Tuesday, April 20, 2010

Eat a Rainbow! Wait...What?

No, seriously;

Eat a Rainbow! 


If that sounds like an insult or a convoluted comment on Oz, check out
this site. Since a foods color (natural, whole foods; skittles and other dye laden concoctions don’t count) is generally indicative of the types of nutrients they have, the larger variety of colors you eat, the better.  While you can judge how broad a spectrum you’re getting just by looking at your plate, there are some great lists out there to help you analyze your diet, and make it easier to find foods that will fill in your color gaps. This site lists food in each color, and links to info on how to choose and store the fruit or vegetable in question, definitely a great resource for taking the fear factor out of trying new or unfamiliar produce.


The meal in the previous post has a lot of beige in it, but little in the way of simple refined carbohydrates. If you’ve ever heard people hating on beige foods (Jamie Oliver comes to mind) they’re usually talking about the fried foods, refined, processed flour and sugar that tend to make up a lot of the American diet, not beige whole foods. 

The beige refined carbohydrates are broken down by the body quickly, causing a spike in blood sugar and energy, followed by a crash in both. Over consumption of these carbs is "associated with a higher incidence of diabetes, cardiovascular disease, and even breast cancer. According to the World Health Organization, sugars and other simple carbohydrates are a leading factor in the worldwide obesity epidemic." (How To Think Thin) The refined simple carbohydrates we're talking about shouldn't be confused with good simple carbs though, which are naturally found in fruits and some vegetables. In this form, the simple carbs come with lots of fiber, which slows digestion, and all the nutrients (think vitamin C in oranges or potassium in bananas) found in the fruit.
Complex carbohydrates are mostly in whole grains, beans, seeds, nuts and starchy vegetables (they're also found in fruits and other vegetables along side their simpler sibling). They take longer for your body to break down which keeps blood sugars stable, they provide the energy your body and brain needs to function, and keep you feeling satisfied after you've eaten.

If you need even more persuading, here’s the nutritional shortlist for the main ingredients in Aloo Tikki with Nut Cream and Sweet & Sour Cabbage. 
Chickpeas pack copper, folate (vitamin B9), manganese, calcium, iron, and protein into each and every bean. 
Cabbage rocks vitamin C, vitamin K, folate (vitamin B9), potassium, manganese, vitamin A, pyridoxine (vitamin B6), thiamin (vitamin B1), calcium, iron and magnesium. 
Potatoes have vitamin C, pyridoxine (vitamin B6), iron, potassium, copper, and manganese. 
Almonds contribute protein, calcium, iron, riboflavin (vitamin B2), magnesium, manganese, and are a very good source of vitamin E. 
Cashews round out the bunch with protein, iron, magnesium, phosphorus, copper and manganese. 
(It should be noted that, as plant-based foods, they all contribute dietary fiber, which helps regulate blood sugar, makes you feel fuller, lowers cholesterol, aids in the absorption of some vitamins and minerals, may reduce risk of colorectal cancer, and as we all know.... speeds foods passage through the colon keepin' you on schedule.)

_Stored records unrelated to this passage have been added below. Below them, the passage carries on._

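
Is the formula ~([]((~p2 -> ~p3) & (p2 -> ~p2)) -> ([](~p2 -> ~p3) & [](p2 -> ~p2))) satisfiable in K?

1. ~([]((~p2 -> ~p3) & (p2 -> ~p2)) -> ([](~p2 -> ~p3) & [](p2 -> ~p2))), 0
2. []((~p2 -> ~p3) & (p2 -> ~p2)), 0
3. ~([](~p2 -> ~p3) & [](p2 -> ~p2)), 0
4. ~[](p2 -> ~p2), 0
5. ~(p2 -> ~p2), 1
6. p2, 1
7. (~p2 -> ~p3) & (p2 -> ~p2), 1
8. ~p2 -> ~p3, 1
9. p2 -> ~p2, 1
10. ~p3, 1
11. ~p2, 1
Accessibility: 0R1
Branch closes: p2 and ~p2 both at 1.
(One branch shown.) All branches close.

Unsatisfiable (every branch closes)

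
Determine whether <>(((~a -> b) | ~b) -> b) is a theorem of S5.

No, not valid

Tableau for the negation ~<>(((~a -> b) | ~b) -> b):
1. ~<>(((~a -> b) | ~b) -> b), w0
2. ~(((~a -> b) | ~b) -> b), w0   [~<>-rule on 1 via w0Rw0]
3. (~a -> b) | ~b, w0   [~->-rule on 2]
4. ~b, w0   [~->-rule on 2]
Accessibility: w0Rw0
The negation has an open branch (countermodel exists).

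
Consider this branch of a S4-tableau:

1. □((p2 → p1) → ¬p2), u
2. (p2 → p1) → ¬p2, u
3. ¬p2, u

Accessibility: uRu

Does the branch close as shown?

No world carries both an atom and its negation.

No, open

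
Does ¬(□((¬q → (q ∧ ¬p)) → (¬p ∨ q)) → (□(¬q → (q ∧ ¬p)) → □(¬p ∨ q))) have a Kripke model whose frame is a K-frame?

1. ¬(□((¬q → (q ∧ ¬p)) → (¬p ∨ q)) → (□(¬q → (q ∧ ¬p)) → □(¬p ∨ q))), 0
2. □((¬q → (q ∧ ¬p)) → (¬p ∨ q)), 0
3. ¬(□(¬q → (q ∧ ¬p)) → □(¬p ∨ q)), 0
4. □(¬q → (q ∧ ¬p)), 0
5. ¬□(¬p ∨ q), 0
6. ¬(¬p ∨ q), 1
7. p, 1
8. ¬q, 1
9. (¬q → (q ∧ ¬p)) → (¬p ∨ q), 1
10. ¬q → (q ∧ ¬p), 1
11. ¬(¬q → (q ∧ ¬p)), 1
12. ¬(q ∧ ¬p), 1
13. q ∧ ¬p, 1
14. q, 1
15. ¬p, 1
Accessibility: 0R1
Branch closes: q and ¬q both at 1.
Every branch closes; the branch above is one of them.

Unsatisfiable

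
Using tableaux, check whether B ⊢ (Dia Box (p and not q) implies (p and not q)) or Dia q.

Yes, valid

Tableau for the negation not ((Dia Box (p and not q) implies (p and not q)) or Dia q):
1. not ((Dia Box (p and not q) implies (p and not q)) or Dia q), w0
2. not (Dia Box (p and not q) implies (p and not q)), w0   [neg-or-rule on 1]
3. not Dia q, w0   [neg-or-rule on 1]
4. Dia Box (p and not q), w0   [neg-implies-rule on 2]
5. not (p and not q), w0   [neg-implies-rule on 2]
6. not q, w0   [neg-Dia-rule on 3 via w0Rw0]
7. not p, w0   [neg-and-rule on 5 (branches; this branch)]
8. Box (p and not q), w1   [Dia-rule on 4: fresh world w1, w0Rw1]
9. not q, w1   [neg-Dia-rule on 3 via w0Rw1]
10. p and not q, w0   [Box-rule on 8 via w1Rw0]
11. p, w0   [and-rule on 10]
Accessibility: w0Rw0, w0Rw1, w1Rw0, w1Rw1
Branch closes: p and not p both at w0.
All branches of the negation close; one closing branch shown above.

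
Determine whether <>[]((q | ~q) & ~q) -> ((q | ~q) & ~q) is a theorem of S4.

No, not valid

Tableau for the negation ~(<>[]((q | ~q) & ~q) -> ((q | ~q) & ~q)):
1. ~(<>[]((q | ~q) & ~q) -> ((q | ~q) & ~q)), u
2. <>[]((q | ~q) & ~q), u   [~->-rule on 1]
3. ~((q | ~q) & ~q), u   [~->-rule on 1]
4. q, u   [~&-rule on 3 (branches; this branch)]
5. []((q | ~q) & ~q), v   [<>-rule on 2: fresh world v, uRv]
6. (q | ~q) & ~q, v   [[]-rule on 5 via vRv]
7. q | ~q, v   [&-rule on 6]
8. ~q, v   [&-rule on 6]
Accessibility: uRu, uRv, vRv
The negation has an open branch (countermodel exists).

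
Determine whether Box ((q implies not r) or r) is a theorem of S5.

Tableau for the negation not Box ((q implies not r) or r):
1. not Box ((q implies not r) or r), 0
2. not ((q implies not r) or r), 1
3. not (q implies not r), 1
4. not r, 1
5. q, 1
6. r, 1
Accessibility: 0R0, 0R1, 1R0, 1R1
Branch closes: r and not r both at 1.
Every branch of the negation's tableau closes; the branch above is one of them.

Valid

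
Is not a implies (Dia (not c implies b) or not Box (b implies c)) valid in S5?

Tableau for the negation not (not a implies (Dia (not c implies b) or not Box (b implies c))):
1. not (not a implies (Dia (not c implies b) or not Box (b implies c))), u
2. not a, u
3. not (Dia (not c implies b) or not Box (b implies c)), u
4. not Dia (not c implies b), u
5. Box (b implies c), u
6. not (not c implies b), u
7. not c, u
8. not b, u
9. b implies c, u
Accessibility: uRu
The negation has an open branch (countermodel exists).

Invalid (countermodel exists)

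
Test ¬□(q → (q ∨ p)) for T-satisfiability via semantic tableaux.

1. ¬□(q → (q ∨ p)), u
2. ¬(q → (q ∨ p)), v   [¬□-rule on 1: fresh world v, uRv]
3. q, v   [¬→-rule on 2]
4. ¬(q ∨ p), v   [¬→-rule on 2]
5. ¬q, v   [¬∨-rule on 4]
6. ¬p, v   [¬∨-rule on 4]
Accessibility: uRu, uRv, vRv
Branch closes: q and ¬q both at v.
All branches of the tableau close; one closing branch shown above.

Unsatisfiable (every branch closes)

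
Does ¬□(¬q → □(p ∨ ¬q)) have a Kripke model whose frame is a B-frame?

Satisfiable (open branch found)

1. ¬□(¬q → □(p ∨ ¬q)), 0
2. ¬(¬q → □(p ∨ ¬q)), 1
3. ¬q, 1
4. ¬□(p ∨ ¬q), 1
5. ¬(p ∨ ¬q), 2
6. ¬p, 2
7. q, 2
Accessibility: 0R0, 0R1, 1R0, 1R1, 1R2, 2R1, 2R2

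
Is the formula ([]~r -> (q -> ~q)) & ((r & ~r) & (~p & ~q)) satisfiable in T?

1. ([]~r -> (q -> ~q)) & ((r & ~r) & (~p & ~q)), u
2. []~r -> (q -> ~q), u
3. (r & ~r) & (~p & ~q), u
4. r & ~r, u
5. ~p & ~q, u
6. r, u
7. ~r, u
Accessibility: uRu
Branch closes: r and ~r both at u.
Every branch closes; the branch above is one of them.

No, unsatisfiable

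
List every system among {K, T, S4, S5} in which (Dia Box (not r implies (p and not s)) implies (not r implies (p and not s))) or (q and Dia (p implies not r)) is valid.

S4-tableau for the negation not ((Dia Box (not r implies (p and not s)) implies (not r implies (p and not s))) or (q and Dia (p implies not r))):
1. not ((Dia Box (not r implies (p and not s)) implies (not r implies (p and not s))) or (q and Dia (p implies not r))), w0
2. not (Dia Box (not r implies (p and not s)) implies (not r implies (p and not s))), w0
3. not (q and Dia (p implies not r)), w0
4. Dia Box (not r implies (p and not s)), w0
5. not (not r implies (p and not s)), w0
6. not r, w0
7. not (p and not s), w0
8. not q, w0
9. s, w0
10. Box (not r implies (p and not s)), w1
11. not r implies (p and not s), w1
12. p and not s, w1
13. p, w1
14. not s, w1
Accessibility: w0Rw0, w0Rw1, w1Rw1
Complete open branch: countermodel on an S4-frame, so not valid in S4, nor in K, T (the same frame is also a K-frame and a T-frame).
S5-tableau for the negation not ((Dia Box (not r implies (p and not s)) implies (not r implies (p and not s))) or (q and Dia (p implies not r))):
1. not ((Dia Box (not r implies (p and not s)) implies (not r implies (p and not s))) or (q and Dia (p implies not r))), w0
2. not (Dia Box (not r implies (p and not s)) implies (not r implies (p and not s))), w0
3. not (q and Dia (p implies not r)), w0
4. Dia Box (not r implies (p and not s)), w0
5. not (not r implies (p and not s)), w0
6. not r, w0
7. not (p and not s), w0
8. not q, w0
9. s, w0
10. Box (not r implies (p and not s)), w1
11. not r implies (p and not s), w0
12. not r implies (p and not s), w1
13. p and not s, w0
14. p, w0
15. not s, w0
Accessibility: w0Rw0, w0Rw1, w1Rw0, w1Rw1
Branch closes: s and not s both at w0.
Every branch closes (one shown): valid in S5.

S5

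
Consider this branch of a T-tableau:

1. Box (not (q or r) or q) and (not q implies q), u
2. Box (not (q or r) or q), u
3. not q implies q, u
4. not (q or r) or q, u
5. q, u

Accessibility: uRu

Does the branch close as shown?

Open

No world carries both an atom and its negation.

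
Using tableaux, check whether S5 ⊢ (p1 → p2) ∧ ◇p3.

Tableau for the negation ¬((p1 → p2) ∧ ◇p3):
1. ¬((p1 → p2) ∧ ◇p3), u
2. ¬◇p3, u
3. ¬p3, u
Accessibility: uRu
The negation has an open branch (countermodel exists).

No, not valid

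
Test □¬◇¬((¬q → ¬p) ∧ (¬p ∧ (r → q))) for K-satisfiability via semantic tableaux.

1. □¬◇¬((¬q → ¬p) ∧ (¬p ∧ (r → q))), 0

Yes, satisfiable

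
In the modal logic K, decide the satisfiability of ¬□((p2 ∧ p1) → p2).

No, unsatisfiable

1. ¬□((p2 ∧ p1) → p2), u
2. ¬((p2 ∧ p1) → p2), v
3. p2 ∧ p1, v
4. ¬p2, v
5. p2, v
6. p1, v
Accessibility: uRv
Branch closes: p2 and ¬p2 both at v.
(One branch shown.) All branches close.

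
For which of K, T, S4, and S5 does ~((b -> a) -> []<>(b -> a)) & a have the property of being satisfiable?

S5-tableau for the formula:
1. ~((b -> a) -> []<>(b -> a)) & a, 0
2. ~((b -> a) -> []<>(b -> a)), 0   [&-rule on 1]
3. a, 0   [&-rule on 1]
4. b -> a, 0   [~->-rule on 2]
5. ~[]<>(b -> a), 0   [~->-rule on 2]
6. ~<>(b -> a), 1   [~[]-rule on 5: fresh world 1, 0R1]
7. ~(b -> a), 0   [~<>-rule on 6 via 1R0]
8. b, 0   [~->-rule on 7]
9. ~a, 0   [~->-rule on 7]
Accessibility: 0R0, 0R1, 1R0, 1R1
Branch closes: a and ~a both at 0.
Every branch closes (one shown): unsatisfiable in S5.
S4-tableau for the formula:
1. ~((b -> a) -> []<>(b -> a)) & a, 0
2. ~((b -> a) -> []<>(b -> a)), 0   [&-rule on 1]
3. a, 0   [&-rule on 1]
4. b -> a, 0   [~->-rule on 2]
5. ~[]<>(b -> a), 0   [~->-rule on 2]
6. ~<>(b -> a), 1   [~[]-rule on 5: fresh world 1, 0R1]
7. ~(b -> a), 1   [~<>-rule on 6 via 1R1]
8. b, 1   [~->-rule on 7]
9. ~a, 1   [~->-rule on 7]
Accessibility: 0R0, 0R1, 1R1
Complete open branch: satisfiable in S4, hence also in K, T (this S4-model is also a K-model and a T-model).

K, T, S4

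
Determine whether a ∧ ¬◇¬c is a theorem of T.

Tableau for the negation ¬(a ∧ ¬◇¬c):
1. ¬(a ∧ ¬◇¬c), w0
2. ◇¬c, w0
3. ¬c, w1
Accessibility: w0Rw0, w0Rw1, w1Rw1
The negation has an open branch (countermodel exists).

No, not valid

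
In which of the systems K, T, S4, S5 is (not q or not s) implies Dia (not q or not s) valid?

T-tableau for the negation not ((not q or not s) implies Dia (not q or not s)):
1. not ((not q or not s) implies Dia (not q or not s)), u
2. not q or not s, u
3. not Dia (not q or not s), u
4. not (not q or not s), u
5. q, u
6. s, u
7. not s, u
Accessibility: uRu
Branch closes: s and not s both at u.
Every branch closes (one shown): valid in T, hence also in S4, S5 (every theorem of T is a theorem of S4 and S5).
K-tableau for the negation not ((not q or not s) implies Dia (not q or not s)):
1. not ((not q or not s) implies Dia (not q or not s)), u
2. not q or not s, u
3. not Dia (not q or not s), u
4. not s, u
Complete open branch: countermodel on a K-frame, so not valid in K.

T, S4, S5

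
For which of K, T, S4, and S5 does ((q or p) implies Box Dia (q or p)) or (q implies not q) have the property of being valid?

S5

S5-tableau for the negation not (((q or p) implies Box Dia (q or p)) or (q implies not q)):
1. not (((q or p) implies Box Dia (q or p)) or (q implies not q)), u
2. not ((q or p) implies Box Dia (q or p)), u
3. not (q implies not q), u
4. q or p, u
5. not Box Dia (q or p), u
6. q, u
7. p, u
8. not Dia (q or p), v
9. not (q or p), u
10. not q, u
11. not p, u
Accessibility: uRu, uRv, vRu, vRv
Branch closes: q and not q both at u.
Every branch closes (one shown): valid in S5.
S4-tableau for the negation not (((q or p) implies Box Dia (q or p)) or (q implies not q)):
1. not (((q or p) implies Box Dia (q or p)) or (q implies not q)), u
2. not ((q or p) implies Box Dia (q or p)), u
3. not (q implies not q), u
4. q or p, u
5. not Box Dia (q or p), u
6. q, u
7. p, u
8. not Dia (q or p), v
9. not (q or p), v
10. not q, v
11. not p, v
Accessibility: uRu, uRv, vRv
Complete open branch: countermodel on an S4-frame, so not valid in S4, nor in K, T (the same frame is also a K-frame and a T-frame).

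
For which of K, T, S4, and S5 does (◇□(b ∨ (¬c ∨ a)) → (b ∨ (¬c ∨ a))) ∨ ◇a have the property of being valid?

S5

S4-tableau for the negation ¬((◇□(b ∨ (¬c ∨ a)) → (b ∨ (¬c ∨ a))) ∨ ◇a):
1. ¬((◇□(b ∨ (¬c ∨ a)) → (b ∨ (¬c ∨ a))) ∨ ◇a), u
2. ¬(◇□(b ∨ (¬c ∨ a)) → (b ∨ (¬c ∨ a))), u
3. ¬◇a, u
4. ◇□(b ∨ (¬c ∨ a)), u
5. ¬(b ∨ (¬c ∨ a)), u
6. ¬b, u
7. ¬(¬c ∨ a), u
8. c, u
9. ¬a, u
10. □(b ∨ (¬c ∨ a)), v
11. ¬a, v
12. b ∨ (¬c ∨ a), v
13. ¬c ∨ a, v
14. ¬c, v
Accessibility: uRu, uRv, vRv
Complete open branch: countermodel on an S4-frame, so not valid in S4, nor in K, T (the same frame is also a K-frame and a T-frame).
S5-tableau for the negation ¬((◇□(b ∨ (¬c ∨ a)) → (b ∨ (¬c ∨ a))) ∨ ◇a):
1. ¬((◇□(b ∨ (¬c ∨ a)) → (b ∨ (¬c ∨ a))) ∨ ◇a), u
2. ¬(◇□(b ∨ (¬c ∨ a)) → (b ∨ (¬c ∨ a))), u
3. ¬◇a, u
4. ◇□(b ∨ (¬c ∨ a)), u
5. ¬(b ∨ (¬c ∨ a)), u
6. ¬b, u
7. ¬(¬c ∨ a), u
8. c, u
9. ¬a, u
10. □(b ∨ (¬c ∨ a)), v
11. ¬a, v
12. b ∨ (¬c ∨ a), u
13. b ∨ (¬c ∨ a), v
14. ¬c ∨ a, u
15. ¬c ∨ a, v
16. a, u
Accessibility: uRu, uRv, vRu, vRv
Branch closes: a and ¬a both at u.
Every branch closes (one shown): valid in S5.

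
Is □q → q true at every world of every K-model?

Not valid

Tableau for the negation ¬(□q → q):
1. ¬(□q → q), 0
2. □q, 0   [¬→-rule on 1]
3. ¬q, 0   [¬→-rule on 1]
The negation has an open branch (countermodel exists).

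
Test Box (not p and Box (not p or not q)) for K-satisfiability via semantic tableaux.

1. Box (not p and Box (not p or not q)), w0

Satisfiable (open branch found)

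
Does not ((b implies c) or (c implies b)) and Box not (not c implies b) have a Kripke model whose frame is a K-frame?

Unsatisfiable (every branch closes)

1. not ((b implies c) or (c implies b)) and Box not (not c implies b), u
2. not ((b implies c) or (c implies b)), u
3. Box not (not c implies b), u
4. not (b implies c), u
5. not (c implies b), u
6. b, u
7. not c, u
8. c, u
9. not b, u
Branch closes: c and not c both at u.
(One branch shown.) All branches close.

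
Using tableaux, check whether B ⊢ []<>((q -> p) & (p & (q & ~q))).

Tableau for the negation ~[]<>((q -> p) & (p & (q & ~q))):
1. ~[]<>((q -> p) & (p & (q & ~q))), 0
2. ~<>((q -> p) & (p & (q & ~q))), 1   [~[]-rule on 1: fresh world 1, 0R1]
3. ~((q -> p) & (p & (q & ~q))), 0   [~<>-rule on 2 via 1R0]
4. ~((q -> p) & (p & (q & ~q))), 1   [~<>-rule on 2 via 1R1]
5. ~(p & (q & ~q)), 0   [~&-rule on 3 (branches; this branch)]
6. ~(p & (q & ~q)), 1   [~&-rule on 4 (branches; this branch)]
7. ~(q & ~q), 0   [~&-rule on 5 (branches; this branch)]
8. ~(q & ~q), 1   [~&-rule on 6 (branches; this branch)]
9. q, 0   [~&-rule on 7 (branches; this branch)]
10. q, 1   [~&-rule on 8 (branches; this branch)]
Accessibility: 0R0, 0R1, 1R0, 1R1
The negation has an open branch (countermodel exists).

Invalid (countermodel exists)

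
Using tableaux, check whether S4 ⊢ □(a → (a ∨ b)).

Valid

Tableau for the negation ¬□(a → (a ∨ b)):
1. ¬□(a → (a ∨ b)), u
2. ¬(a → (a ∨ b)), v   [¬□-rule on 1: fresh world v, uRv]
3. a, v   [¬→-rule on 2]
4. ¬(a ∨ b), v   [¬→-rule on 2]
5. ¬a, v   [¬∨-rule on 4]
6. ¬b, v   [¬∨-rule on 4]
Accessibility: uRu, uRv, vRv
Branch closes: a and ¬a both at v.
All branches of the negation close; one closing branch shown above.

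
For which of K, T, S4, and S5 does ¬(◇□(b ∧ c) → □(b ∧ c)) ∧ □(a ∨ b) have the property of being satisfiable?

S5-tableau for the formula:
1. ¬(◇□(b ∧ c) → □(b ∧ c)) ∧ □(a ∨ b), 0
2. ¬(◇□(b ∧ c) → □(b ∧ c)), 0   [∧-rule on 1]
3. □(a ∨ b), 0   [∧-rule on 1]
4. ◇□(b ∧ c), 0   [¬→-rule on 2]
5. ¬□(b ∧ c), 0   [¬→-rule on 2]
6. a ∨ b, 0   [□-rule on 3 via 0R0]
7. b, 0   [∨-rule on 6 (branches; this branch)]
8. □(b ∧ c), 1   [◇-rule on 4: fresh world 1, 0R1]
9. a ∨ b, 1   [□-rule on 3 via 0R1]
10. b ∧ c, 0   [□-rule on 8 via 1R0]
11. c, 0   [∧-rule on 10]
12. b ∧ c, 1   [□-rule on 8 via 1R1]
13. b, 1   [∧-rule on 12]
14. c, 1   [∧-rule on 12]
15. ¬(b ∧ c), 2   [¬□-rule on 5: fresh world 2, 0R2]
16. a ∨ b, 2   [□-rule on 3 via 0R2]
17. b ∧ c, 2   [□-rule on 8 via 1R2]
18. b, 2   [∧-rule on 17]
19. c, 2   [∧-rule on 17]
20. ¬c, 2   [¬∧-rule on 15 (branches; this branch)]
Accessibility: 0R0, 0R1, 0R2, 1R0, 1R1, 1R2, 2R0, 2R1, 2R2
Branch closes: c and ¬c both at 2.
Every branch closes (one shown): unsatisfiable in S5.
S4-tableau for the formula:
1. ¬(◇□(b ∧ c) → □(b ∧ c)) ∧ □(a ∨ b), 0
2. ¬(◇□(b ∧ c) → □(b ∧ c)), 0   [∧-rule on 1]
3. □(a ∨ b), 0   [∧-rule on 1]
4. ◇□(b ∧ c), 0   [¬→-rule on 2]
5. ¬□(b ∧ c), 0   [¬→-rule on 2]
6. a ∨ b, 0   [□-rule on 3 via 0R0]
7. b, 0   [∨-rule on 6 (branches; this branch)]
8. □(b ∧ c), 1   [◇-rule on 4: fresh world 1, 0R1]
9. a ∨ b, 1   [□-rule on 3 via 0R1]
10. b ∧ c, 1   [□-rule on 8 via 1R1]
11. b, 1   [∧-rule on 10]
12. c, 1   [∧-rule on 10]
13. ¬(b ∧ c), 2   [¬□-rule on 5: fresh world 2, 0R2]
14. a ∨ b, 2   [□-rule on 3 via 0R2]
15. ¬c, 2   [¬∧-rule on 13 (branches; this branch)]
16. b, 2   [∨-rule on 14 (branches; this branch)]
Accessibility: 0R0, 0R1, 0R2, 1R1, 2R2
Complete open branch: satisfiable in S4, hence also in K, T (this S4-model is also a K-model and a T-model).

K, T, S4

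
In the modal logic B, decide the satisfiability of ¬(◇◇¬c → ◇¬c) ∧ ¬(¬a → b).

Satisfiable (open branch found)

1. ¬(◇◇¬c → ◇¬c) ∧ ¬(¬a → b), w0
2. ¬(◇◇¬c → ◇¬c), w0
3. ¬(¬a → b), w0
4. ◇◇¬c, w0
5. ¬◇¬c, w0
6. ¬a, w0
7. ¬b, w0
8. c, w0
9. ◇¬c, w1
10. c, w1
11. ¬c, w2
Accessibility: w0Rw0, w0Rw1, w1Rw0, w1Rw1, w1Rw2, w2Rw1, w2Rw2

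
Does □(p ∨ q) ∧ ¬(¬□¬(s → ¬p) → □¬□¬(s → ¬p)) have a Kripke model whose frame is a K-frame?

1. □(p ∨ q) ∧ ¬(¬□¬(s → ¬p) → □¬□¬(s → ¬p)), u
2. □(p ∨ q), u
3. ¬(¬□¬(s → ¬p) → □¬□¬(s → ¬p)), u
4. ¬□¬(s → ¬p), u
5. ¬□¬□¬(s → ¬p), u
6. s → ¬p, v
7. p ∨ q, v
8. ¬p, v
9. q, v
10. □¬(s → ¬p), w
11. p ∨ q, w
12. q, w
Accessibility: uRv, uRw

Yes, satisfiable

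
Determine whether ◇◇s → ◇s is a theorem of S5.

Tableau for the negation ¬(◇◇s → ◇s):
1. ¬(◇◇s → ◇s), u
2. ◇◇s, u
3. ¬◇s, u
4. ¬s, u
5. ◇s, v
6. ¬s, v
7. s, w
8. ¬s, w
Accessibility: uRu, uRv, uRw, vRu, vRv, vRw, wRu, wRv, wRw
Branch closes: s and ¬s both at w.
All branches of the negation close; one closing branch shown above.

Yes, valid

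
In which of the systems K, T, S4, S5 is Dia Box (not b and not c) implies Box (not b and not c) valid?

S5

S4-tableau for the negation not (Dia Box (not b and not c) implies Box (not b and not c)):
1. not (Dia Box (not b and not c) implies Box (not b and not c)), w0
2. Dia Box (not b and not c), w0   [neg-implies-rule on 1]
3. not Box (not b and not c), w0   [neg-implies-rule on 1]
4. Box (not b and not c), w1   [Dia-rule on 2: fresh world w1, w0Rw1]
5. not b and not c, w1   [Box-rule on 4 via w1Rw1]
6. not b, w1   [and-rule on 5]
7. not c, w1   [and-rule on 5]
8. not (not b and not c), w2   [neg-Box-rule on 3: fresh world w2, w0Rw2]
9. c, w2   [neg-and-rule on 8 (branches; this branch)]
Accessibility: w0Rw0, w0Rw1, w0Rw2, w1Rw1, w2Rw2
Complete open branch: countermodel on an S4-frame, so not valid in S4, nor in K, T (the same frame is also a K-frame and a T-frame).
S5-tableau for the negation not (Dia Box (not b and not c) implies Box (not b and not c)):
1. not (Dia Box (not b and not c) implies Box (not b and not c)), w0
2. Dia Box (not b and not c), w0   [neg-implies-rule on 1]
3. not Box (not b and not c), w0   [neg-implies-rule on 1]
4. Box (not b and not c), w1   [Dia-rule on 2: fresh world w1, w0Rw1]
5. not b and not c, w0   [Box-rule on 4 via w1Rw0]
6. not b, w0   [and-rule on 5]
7. not c, w0   [and-rule on 5]
8. not b and not c, w1   [Box-rule on 4 via w1Rw1]
9. not b, w1   [and-rule on 8]
10. not c, w1   [and-rule on 8]
11. not (not b and not c), w2   [neg-Box-rule on 3: fresh world w2, w0Rw2]
12. not b and not c, w2   [Box-rule on 4 via w1Rw2]
13. not b, w2   [and-rule on 12]
14. not c, w2   [and-rule on 12]
15. c, w2   [neg-and-rule on 11 (branches; this branch)]
Accessibility: w0Rw0, w0Rw1, w0Rw2, w1Rw0, w1Rw1, w1Rw2, w2Rw0, w2Rw1, w2Rw2
Branch closes: c and not c both at w2.
Every branch closes (one shown): valid in S5.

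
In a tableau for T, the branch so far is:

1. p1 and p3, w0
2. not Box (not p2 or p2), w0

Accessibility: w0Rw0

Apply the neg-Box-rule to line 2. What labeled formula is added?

a fresh world w1 with w0Rw1, and not (not p2 or p2) at w1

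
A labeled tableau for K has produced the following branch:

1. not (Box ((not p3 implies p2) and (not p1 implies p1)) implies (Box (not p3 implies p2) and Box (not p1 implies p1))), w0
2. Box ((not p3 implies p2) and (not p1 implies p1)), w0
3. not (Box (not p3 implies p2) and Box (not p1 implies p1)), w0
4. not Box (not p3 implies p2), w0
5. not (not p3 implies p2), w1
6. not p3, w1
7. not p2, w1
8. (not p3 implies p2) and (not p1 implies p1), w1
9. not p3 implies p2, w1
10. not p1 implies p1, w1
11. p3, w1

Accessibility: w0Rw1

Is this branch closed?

Both p3 and not p3 appear at w1.

Closed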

This isn’t as well rounded a meal as it should be, or as I thought it was when I started looking all that up… had I thought this through I might have saved the rainbow rant for another meal, but it’s half written, too late! Now you probably see why eating by color makes sense, those beige foods share a lot of nutrients. While the idea dairy and meat are the only/best sources of calcium and iron (as well as protein, but that one's getting old and I'm sick of talking about it) is a common misconception*, it’s still important to be conscious of what you eat, and how balanced your diet is. This is where those beige foods shine. They're often rich sources of complex carbohydrates, iron, calcium, potassium, and allicin (the compound in garlic that has gotten all sorts of hype) making them an important part of your diet.

So really...

Eat a Rainbow (+ beige)

*So you know: broccoli has more calcium per calorie than milk, and none of the fat that can inhibit absorption, and a cup of cooked spinach has as much iron (or more if you’re a good vegan and cook in cast iron) as 3 oz of beef. Non-heme iron, the form found in vegetables isn’t as easy to absorb as heme iron, the kind in meat, so eat it along with foods rich in vitamin C to increase absorption.